In an Automobile a 44 kg passenger moving at 40 m/s is brought to rest by an air bag during a 0.1 s what is the magnitude of the average force exerted on the passenger during this time ?
force*time=mass*changevelocity
force=44*40/.1 N
To find the magnitude of the average force exerted on the passenger, we can use Newton's Second Law of Motion, which states that the force acting on an object is equal to the mass of the object multiplied by its acceleration.
First, we need to find the acceleration of the passenger. We can use the equation:
acceleration = (final velocity - initial velocity) / time
Given:
Mass of the passenger (m) = 44 kg
Initial velocity (u) = 40 m/s
Time (t) = 0.1 s
Substituting the values into the equation, we get:
acceleration = (0 - 40) / 0.1
acceleration = -400 m/s^2
Since the passenger is brought to rest, the final velocity is zero, and the acceleration is negative.
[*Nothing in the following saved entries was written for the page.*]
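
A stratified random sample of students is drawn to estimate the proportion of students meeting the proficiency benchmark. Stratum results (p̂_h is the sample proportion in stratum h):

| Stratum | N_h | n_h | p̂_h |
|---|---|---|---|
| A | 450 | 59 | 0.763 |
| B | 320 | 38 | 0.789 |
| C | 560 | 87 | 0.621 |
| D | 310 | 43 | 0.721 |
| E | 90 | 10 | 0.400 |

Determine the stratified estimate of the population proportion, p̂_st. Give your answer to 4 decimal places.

p̂_st ≈ 0.6954

N = 1730; stratum weights W_h = N_h/N.
p̂_st = Σ W_h p̂_h = (450·0.763 + 320·0.789 + 560·0.621 + 310·0.721 + 90·0.400)/1730 = 0.69543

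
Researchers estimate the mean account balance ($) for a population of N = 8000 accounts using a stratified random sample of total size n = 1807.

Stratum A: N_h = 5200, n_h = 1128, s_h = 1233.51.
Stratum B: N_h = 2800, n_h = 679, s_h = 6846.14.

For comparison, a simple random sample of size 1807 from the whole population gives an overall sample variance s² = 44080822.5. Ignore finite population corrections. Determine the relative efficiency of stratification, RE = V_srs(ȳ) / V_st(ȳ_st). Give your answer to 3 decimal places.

V̂(ȳ_st) = Σ W_h² s_h²/n_h, with W_h = N_h/N and N = 8000:
  stratum A: (5200/8000)²·1233.51²/1128 = 569.906
  stratum B: (2800/8000)²·6846.14²/679 = 8455.86
V_st = 9025.77
V_srs = s²/n = 44080822.5/1807 = 24394.5
Relative efficiency = V_srs / V_st = 24394.5/9025.77 = 2.7028

RE ≈ 2.703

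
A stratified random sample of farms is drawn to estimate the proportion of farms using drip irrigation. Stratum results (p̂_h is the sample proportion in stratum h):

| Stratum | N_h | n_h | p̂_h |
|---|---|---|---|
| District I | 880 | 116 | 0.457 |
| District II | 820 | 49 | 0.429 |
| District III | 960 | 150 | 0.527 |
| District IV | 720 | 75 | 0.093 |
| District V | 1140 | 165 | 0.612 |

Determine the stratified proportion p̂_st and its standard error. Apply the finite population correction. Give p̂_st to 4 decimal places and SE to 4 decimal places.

p̂_st ≈ 0.4479, SE ≈ 0.0199

N = 4520; stratum weights W_h = N_h/N.
p̂_st = Σ W_h p̂_h = (880·0.457 + 820·0.429 + 960·0.527 + 720·0.093 + 1140·0.612)/4520 = 0.44790
V̂(p̂_st) = Σ W_h² (1 − n_h/N_h) p̂_h(1−p̂_h)/(n_h−1):
  stratum District I: (880/4520)²·(1 − 116/880)·0.457·0.543/115 = 7.10096e-05
  stratum District II: (820/4520)²·(1 − 49/820)·0.429·0.571/48 = 0.000157922
  stratum District III: (960/4520)²·(1 − 150/960)·0.527·0.473/149 = 6.36744e-05
  stratum District IV: (720/4520)²·(1 − 75/720)·0.093·0.907/74 = 2.59104e-05
  stratum District V: (1140/4520)²·(1 − 165/1140)·0.612·0.388/164 = 7.8772e-05
V̂(p̂_st) = 0.000397289; SE = √V̂ = 0.0199321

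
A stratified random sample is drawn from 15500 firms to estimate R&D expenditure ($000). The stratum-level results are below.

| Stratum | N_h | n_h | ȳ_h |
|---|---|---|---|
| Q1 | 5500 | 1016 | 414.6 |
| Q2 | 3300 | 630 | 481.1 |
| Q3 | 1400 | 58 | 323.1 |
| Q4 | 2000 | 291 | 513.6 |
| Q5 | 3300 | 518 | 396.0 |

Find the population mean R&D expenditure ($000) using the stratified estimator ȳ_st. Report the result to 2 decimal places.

ȳ_st ≈ 429.31

N = Σ N_h = 15500. Stratum weights W_h = N_h/N.
ȳ_st = (5500·414.6 + 3300·481.1 + 1400·323.1 + 2000·513.6 + 3300·396.0) / 15500 = 429.3077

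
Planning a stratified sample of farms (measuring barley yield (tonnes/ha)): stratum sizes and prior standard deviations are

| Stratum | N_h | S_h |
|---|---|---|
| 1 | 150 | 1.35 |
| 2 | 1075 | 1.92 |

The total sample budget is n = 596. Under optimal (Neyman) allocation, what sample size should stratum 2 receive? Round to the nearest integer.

Neyman allocation: n_h = n · N_h S_h / Σ N_i S_i, with n = 596.
  stratum 1: N_h·S_h = 150·1.35 = 202.50
  stratum 2: N_h·S_h = 1075·1.92 = 2064.00
Σ N_h S_h = 2266.50
n for stratum 2 = 596·2064.00/2266.50 = 542.750 → 543

543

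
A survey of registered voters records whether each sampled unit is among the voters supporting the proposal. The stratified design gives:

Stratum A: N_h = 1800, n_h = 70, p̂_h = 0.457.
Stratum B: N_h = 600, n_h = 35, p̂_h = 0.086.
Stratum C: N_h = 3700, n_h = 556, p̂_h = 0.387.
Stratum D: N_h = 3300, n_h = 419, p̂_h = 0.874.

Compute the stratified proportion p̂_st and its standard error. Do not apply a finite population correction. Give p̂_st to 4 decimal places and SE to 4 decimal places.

N = 9400; stratum weights W_h = N_h/N.
p̂_st = Σ W_h p̂_h = (1800·0.457 + 600·0.086 + 3700·0.387 + 3300·0.874)/9400 = 0.55216
V̂(p̂_st) = Σ W_h² p̂_h(1−p̂_h)/(n_h−1):
  stratum A: (1800/9400)²·0.457·0.543/69 = 0.000131873
  stratum B: (600/9400)²·0.086·0.914/34 = 9.41917e-06
  stratum C: (3700/9400)²·0.387·0.613/555 = 6.62256e-05
  stratum D: (3300/9400)²·0.874·0.126/418 = 3.24697e-05
V̂(p̂_st) = 0.000239988; SE = √V̂ = 0.0154915

p̂_st ≈ 0.5522, SE ≈ 0.0155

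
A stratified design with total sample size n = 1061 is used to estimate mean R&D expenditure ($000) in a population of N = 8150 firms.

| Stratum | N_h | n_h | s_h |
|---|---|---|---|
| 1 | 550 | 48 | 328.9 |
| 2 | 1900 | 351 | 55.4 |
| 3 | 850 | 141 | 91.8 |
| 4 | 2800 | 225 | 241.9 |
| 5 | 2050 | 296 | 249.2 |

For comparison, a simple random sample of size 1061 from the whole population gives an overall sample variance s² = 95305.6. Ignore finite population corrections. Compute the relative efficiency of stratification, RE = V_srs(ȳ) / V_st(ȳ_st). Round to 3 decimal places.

V̂(ȳ_st) = Σ W_h² s_h²/n_h, with W_h = N_h/N and N = 8150:
  stratum 1: (550/8150)²·328.9²/48 = 10.2635
  stratum 2: (1900/8150)²·55.4²/351 = 0.475231
  stratum 3: (850/8150)²·91.8²/141 = 0.650113
  stratum 4: (2800/8150)²·241.9²/225 = 30.6966
  stratum 5: (2050/8150)²·249.2²/296 = 13.2738
V_st = 55.3593
V_srs = s²/n = 95305.6/1061 = 89.8262
Relative efficiency = V_srs / V_st = 89.8262/55.3593 = 1.6226

RE ≈ 1.623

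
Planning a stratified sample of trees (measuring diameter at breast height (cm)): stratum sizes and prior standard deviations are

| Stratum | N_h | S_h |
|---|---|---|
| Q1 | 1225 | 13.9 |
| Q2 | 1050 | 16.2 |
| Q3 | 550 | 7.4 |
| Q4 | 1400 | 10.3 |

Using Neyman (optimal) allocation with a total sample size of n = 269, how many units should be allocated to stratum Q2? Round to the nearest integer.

87

Neyman allocation: n_h = n · N_h S_h / Σ N_i S_i, with n = 269.
  stratum Q1: N_h·S_h = 1225·13.9 = 17027.50
  stratum Q2: N_h·S_h = 1050·16.2 = 17010.00
  stratum Q3: N_h·S_h = 550·7.4 = 4070.00
  stratum Q4: N_h·S_h = 1400·10.3 = 14420.00
Σ N_h S_h = 52527.50
n for stratum Q2 = 269·17010.00/52527.50 = 87.110 → 87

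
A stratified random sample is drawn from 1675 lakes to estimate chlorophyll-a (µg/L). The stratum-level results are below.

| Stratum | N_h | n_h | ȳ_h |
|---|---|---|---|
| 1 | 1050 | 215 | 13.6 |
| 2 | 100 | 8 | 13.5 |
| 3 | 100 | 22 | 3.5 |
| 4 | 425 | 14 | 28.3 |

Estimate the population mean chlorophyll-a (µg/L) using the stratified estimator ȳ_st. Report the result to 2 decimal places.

ȳ_st ≈ 16.72

N = Σ N_h = 1675. Stratum weights W_h = N_h/N.
ȳ_st = (1050·13.6 + 100·13.5 + 100·3.5 + 425·28.3) / 1675 = 16.7209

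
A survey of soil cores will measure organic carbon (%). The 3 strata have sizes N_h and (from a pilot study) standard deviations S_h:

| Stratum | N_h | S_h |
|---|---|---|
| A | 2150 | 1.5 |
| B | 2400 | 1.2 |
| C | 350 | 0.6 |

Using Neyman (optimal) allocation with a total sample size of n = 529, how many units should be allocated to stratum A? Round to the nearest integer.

Neyman allocation: n_h = n · N_h S_h / Σ N_i S_i, with n = 529.
  stratum A: N_h·S_h = 2150·1.5 = 3225.00
  stratum B: N_h·S_h = 2400·1.2 = 2880.00
  stratum C: N_h·S_h = 350·0.6 = 210.00
Σ N_h S_h = 6315.00
n for stratum A = 529·3225.00/6315.00 = 270.154 → 270

270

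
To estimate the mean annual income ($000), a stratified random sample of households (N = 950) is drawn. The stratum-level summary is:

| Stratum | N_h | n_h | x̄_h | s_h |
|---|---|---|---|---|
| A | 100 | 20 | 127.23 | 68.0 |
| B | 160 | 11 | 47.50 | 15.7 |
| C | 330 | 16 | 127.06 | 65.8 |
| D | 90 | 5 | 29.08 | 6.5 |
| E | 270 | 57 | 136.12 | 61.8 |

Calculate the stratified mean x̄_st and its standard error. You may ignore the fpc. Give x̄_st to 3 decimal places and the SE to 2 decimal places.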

Next, we can calculate the force using Newton's Second Law:
force = mass * acceleration
Substituting the values, we have:
force = 44 kg * -400 m/s^2
force = -17600 N
The magnitude of the force is always positive, so we take the absolute value:
magnitude of force = |-17600 N|
magnitude of force = 17600 N
Therefore, the magnitude of the average force exerted on the passenger during this time is 17600 Newtons.